Mr. Dolan said that the debt issue was likely to continue to weigh on the European currency, however. “You get a short-term rebound in the euro but the long-term issues are still there, and that is going to prevent the euro from a sustained recovery,” he said.

In European markets, the CAC-40 in Paris rose 31.43 points, or 0.8 percent, to 3,823.74. The DAX in Germany was up 53.85 points, or 0.8 percent, at 7,164.05, and the FTSE in London gained 16.13 points, or 0.3 percent, to 5,714.94.
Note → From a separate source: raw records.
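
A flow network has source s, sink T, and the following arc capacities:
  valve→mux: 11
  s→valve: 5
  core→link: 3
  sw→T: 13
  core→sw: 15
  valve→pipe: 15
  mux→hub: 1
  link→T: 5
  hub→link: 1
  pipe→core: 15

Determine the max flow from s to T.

5

Augment s→valve→mux→hub→link→T: bottleneck 1. Total 1.
Augment s→valve→pipe→core→link→T: bottleneck 3. Total 4.
Augment s→valve→pipe→core→sw→T: bottleneck 1. Total 5.
No augmenting path remains in the residual graph.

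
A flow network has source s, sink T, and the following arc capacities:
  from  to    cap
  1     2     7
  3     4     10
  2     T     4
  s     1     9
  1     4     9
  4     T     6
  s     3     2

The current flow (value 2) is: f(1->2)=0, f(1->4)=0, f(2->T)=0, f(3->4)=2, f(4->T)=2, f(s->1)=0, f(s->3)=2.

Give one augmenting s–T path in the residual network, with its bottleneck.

Residual along s->1->4->T: s->1: 9, 1->4: 9, 4->T: 4.
Bottleneck = min = 4.

s->1->4->T, bottleneck 4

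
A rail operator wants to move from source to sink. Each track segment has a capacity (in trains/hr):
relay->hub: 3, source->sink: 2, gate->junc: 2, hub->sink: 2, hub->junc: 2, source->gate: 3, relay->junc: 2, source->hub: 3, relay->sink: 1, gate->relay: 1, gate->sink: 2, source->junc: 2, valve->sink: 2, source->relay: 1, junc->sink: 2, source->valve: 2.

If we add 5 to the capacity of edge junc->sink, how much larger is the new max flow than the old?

Original max flow = 11.
After raising cap(junc->sink), augmenting paths through that edge carry 2 more units.
New max flow = 13. Increase = 2.

2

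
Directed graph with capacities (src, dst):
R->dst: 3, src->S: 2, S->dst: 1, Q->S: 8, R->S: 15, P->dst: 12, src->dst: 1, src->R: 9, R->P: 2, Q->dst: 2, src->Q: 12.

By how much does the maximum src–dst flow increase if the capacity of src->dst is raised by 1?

Original max flow = 9.
After raising cap(src->dst), augmenting paths through that edge carry 1 more unit.
New max flow = 10. Increase = 1.

1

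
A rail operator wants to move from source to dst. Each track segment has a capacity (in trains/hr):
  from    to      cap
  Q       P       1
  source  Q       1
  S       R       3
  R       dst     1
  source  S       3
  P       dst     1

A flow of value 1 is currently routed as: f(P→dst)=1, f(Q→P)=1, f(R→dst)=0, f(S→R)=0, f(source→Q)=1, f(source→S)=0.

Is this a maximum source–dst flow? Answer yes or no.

No

Residual path source→S→R→dst has bottleneck 1 > 0.
Pushing 1 along it raises the flow to 2, so the given flow is not maximum.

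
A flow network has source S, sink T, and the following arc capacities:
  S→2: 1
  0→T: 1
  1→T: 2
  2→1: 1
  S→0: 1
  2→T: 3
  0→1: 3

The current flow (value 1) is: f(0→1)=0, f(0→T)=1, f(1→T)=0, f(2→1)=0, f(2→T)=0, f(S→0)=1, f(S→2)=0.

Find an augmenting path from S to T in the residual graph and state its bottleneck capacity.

Residual along S→2→T: S→2: 1, 2→T: 3.
Bottleneck = min = 1.

S→2→T, bottleneck 1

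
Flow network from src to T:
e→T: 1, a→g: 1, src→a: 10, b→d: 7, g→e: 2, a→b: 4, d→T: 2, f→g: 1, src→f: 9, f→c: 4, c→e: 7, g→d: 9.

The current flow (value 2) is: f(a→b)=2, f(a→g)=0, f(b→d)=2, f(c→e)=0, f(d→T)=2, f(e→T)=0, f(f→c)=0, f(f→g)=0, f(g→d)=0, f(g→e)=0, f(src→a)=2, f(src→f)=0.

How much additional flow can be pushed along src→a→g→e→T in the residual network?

Residual capacities along the path: src→a: 8, a→g: 1, g→e: 2, e→T: 1.
Minimum is 1.

1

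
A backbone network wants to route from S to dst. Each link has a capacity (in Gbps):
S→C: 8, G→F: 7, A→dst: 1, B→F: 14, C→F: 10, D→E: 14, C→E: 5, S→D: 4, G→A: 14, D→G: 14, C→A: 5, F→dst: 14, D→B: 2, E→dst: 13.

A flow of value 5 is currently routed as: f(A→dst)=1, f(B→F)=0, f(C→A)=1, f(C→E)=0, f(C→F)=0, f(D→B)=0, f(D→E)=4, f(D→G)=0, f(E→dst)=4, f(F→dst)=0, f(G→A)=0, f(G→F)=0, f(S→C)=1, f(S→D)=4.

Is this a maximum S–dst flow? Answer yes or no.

Residual path S→C→F→dst has bottleneck 7 > 0.
Pushing 7 along it raises the flow to 12, so the given flow is not maximum.

No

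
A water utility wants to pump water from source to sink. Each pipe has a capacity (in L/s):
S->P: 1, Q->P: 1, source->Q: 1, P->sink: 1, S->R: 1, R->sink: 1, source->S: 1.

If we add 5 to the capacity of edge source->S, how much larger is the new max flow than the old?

0

Original max flow = 2.
Even with extra capacity on source->S, another cut of capacity 2 remains binding.
New max flow = 2. Increase = 0.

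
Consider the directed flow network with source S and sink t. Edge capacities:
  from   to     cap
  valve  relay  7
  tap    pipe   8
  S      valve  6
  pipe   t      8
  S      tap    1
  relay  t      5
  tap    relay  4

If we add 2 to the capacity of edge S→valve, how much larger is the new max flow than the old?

Original max flow = 6.
Edge S→valve does not cross the min cut (source side {S, relay, valve}), so extra capacity there cannot help.
New max flow = 6. Increase = 0.

0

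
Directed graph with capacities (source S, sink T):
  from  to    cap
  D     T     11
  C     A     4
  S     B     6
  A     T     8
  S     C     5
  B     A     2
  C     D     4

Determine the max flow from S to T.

Augment S->B->A->T: bottleneck 2. Total 2.
Augment S->C->A->T: bottleneck 4. Total 6.
Augment S->C->D->T: bottleneck 1. Total 7.
No augmenting path remains in the residual graph.

7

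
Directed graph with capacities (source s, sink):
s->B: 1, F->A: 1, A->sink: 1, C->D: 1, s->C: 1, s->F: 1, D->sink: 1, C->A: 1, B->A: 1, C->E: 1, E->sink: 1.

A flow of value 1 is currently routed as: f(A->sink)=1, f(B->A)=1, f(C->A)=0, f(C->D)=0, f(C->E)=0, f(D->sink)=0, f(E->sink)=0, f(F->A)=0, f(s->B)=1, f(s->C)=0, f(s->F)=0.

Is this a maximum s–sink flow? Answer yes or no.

Residual path s->C->D->sink has bottleneck 1 > 0.
Pushing 1 along it raises the flow to 2, so the given flow is not maximum.

No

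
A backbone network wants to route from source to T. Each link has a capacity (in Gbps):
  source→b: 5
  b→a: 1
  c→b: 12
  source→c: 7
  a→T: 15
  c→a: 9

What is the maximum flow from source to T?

8

Augment source→c→a→T: bottleneck 7. Total 7.
Augment source→b→a→T: bottleneck 1. Total 8.
No augmenting path remains in the residual graph.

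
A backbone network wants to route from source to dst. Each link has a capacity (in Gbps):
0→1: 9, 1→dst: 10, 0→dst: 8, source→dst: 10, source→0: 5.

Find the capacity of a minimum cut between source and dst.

Max flow = 15 (via 2 augmenting paths).
In the residual at optimum, the set reachable from source is {source}.
Cut edges: source→0 (cap 5), source→dst (cap 10). Sum = 15.

15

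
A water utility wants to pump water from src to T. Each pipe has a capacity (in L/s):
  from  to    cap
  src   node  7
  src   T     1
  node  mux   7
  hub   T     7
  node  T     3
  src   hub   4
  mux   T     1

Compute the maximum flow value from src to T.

9

Augment src->T: bottleneck 1. Total 1.
Augment src->node->T: bottleneck 3. Total 4.
Augment src->hub->T: bottleneck 4. Total 8.
Augment src->node->mux->T: bottleneck 1. Total 9.
No augmenting path remains in the residual graph.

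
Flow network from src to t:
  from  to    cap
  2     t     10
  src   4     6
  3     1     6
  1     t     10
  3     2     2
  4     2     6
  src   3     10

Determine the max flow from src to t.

14

Augment src->4->2->t: bottleneck 6. Total 6.
Augment src->3->2->t: bottleneck 2. Total 8.
Augment src->3->1->t: bottleneck 6. Total 14.
No augmenting path remains in the residual graph.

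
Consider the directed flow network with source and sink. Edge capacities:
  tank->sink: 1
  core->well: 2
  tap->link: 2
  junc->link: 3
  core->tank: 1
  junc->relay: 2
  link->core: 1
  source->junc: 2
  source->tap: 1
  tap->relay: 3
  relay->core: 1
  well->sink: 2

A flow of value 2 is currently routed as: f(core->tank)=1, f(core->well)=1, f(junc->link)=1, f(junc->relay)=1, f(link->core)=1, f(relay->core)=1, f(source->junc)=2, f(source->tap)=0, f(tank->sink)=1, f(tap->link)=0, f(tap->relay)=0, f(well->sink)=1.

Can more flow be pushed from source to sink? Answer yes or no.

Residual reachable from source: {junc, link, relay, source, tap}; sink is not reachable.
Saturated cut: link->core, relay->core with total capacity 2 = current flow value. Flow is maximum.

No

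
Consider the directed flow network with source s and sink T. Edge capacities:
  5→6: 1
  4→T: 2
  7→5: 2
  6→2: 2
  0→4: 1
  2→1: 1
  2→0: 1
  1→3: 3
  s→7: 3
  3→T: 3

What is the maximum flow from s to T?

Augment s→7→5→6→2→0→4→T: bottleneck 1. Total 1.
No augmenting path remains in the residual graph.

1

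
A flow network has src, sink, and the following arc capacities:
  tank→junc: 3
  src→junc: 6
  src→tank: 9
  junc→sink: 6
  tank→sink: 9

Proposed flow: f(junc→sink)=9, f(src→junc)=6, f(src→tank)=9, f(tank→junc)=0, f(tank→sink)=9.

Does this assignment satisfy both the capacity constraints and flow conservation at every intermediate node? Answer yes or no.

Capacity violated on junc→sink: flow 9 > capacity 6.

No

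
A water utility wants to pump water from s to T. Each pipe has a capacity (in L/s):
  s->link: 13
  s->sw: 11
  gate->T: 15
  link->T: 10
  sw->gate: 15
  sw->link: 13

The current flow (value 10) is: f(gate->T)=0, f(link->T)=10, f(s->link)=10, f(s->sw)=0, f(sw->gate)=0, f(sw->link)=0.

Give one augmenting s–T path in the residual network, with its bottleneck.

Residual along s->sw->gate->T: s->sw: 11, sw->gate: 15, gate->T: 15.
Bottleneck = min = 11.

s->sw->gate->T, bottleneck 11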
Bruce McCain, chief investment strategist of Key Private Bank, said concerns about European debt and a slowdown in the United States economy had probably pushed United States stock prices down too far, too quickly. “We priced in a lot of negatives over a short time period,” he said. With investors having reduced their exposure to equities, he said, now the market “has the opportunity to rally a bit.”

In the bond market, Treasury issues slipped Friday after rallying on Thursday in response to European debt worries. The Treasury’s benchmark 10-year note yield fell 5/32, to 101 18/32, and the yield rose to 2.94 percent.

Analysts said that even if Europe can agree on the details of a rescue package for Greece, worries will persist about political stability in the country as well as a possible contagion effect on Ireland, Italy, Spain and Portugal.

“The problems in the euro zone don’t begin and end with Greece,” said Kevin H. Giddis, the executive managing director and president for fixed-income capital markets at Morgan Keegan Company.

In stock market trading on Friday, financials, consumer staples, utilities and telecommunications shares rose by more than 1 percent. Among the gainers, I.B.M. rose 1.8 percent to $164.44, JPMorgan Chase gained 1.1 percent to $40.80, ATT climbed 1.1 percent to $30.77 and Microsoft rose 1.1 percent to $24.26.

Among the day’s biggest decliners was Research in Motion, maker of the BlackBerry smartphone. The company, which has struggled to compete with Apple’s iPhone and Google Android phones, reduced its earnings outlook for the second time this year after the market close on Thursday. RIM shares plunged 21.45 percent Friday to $27.75.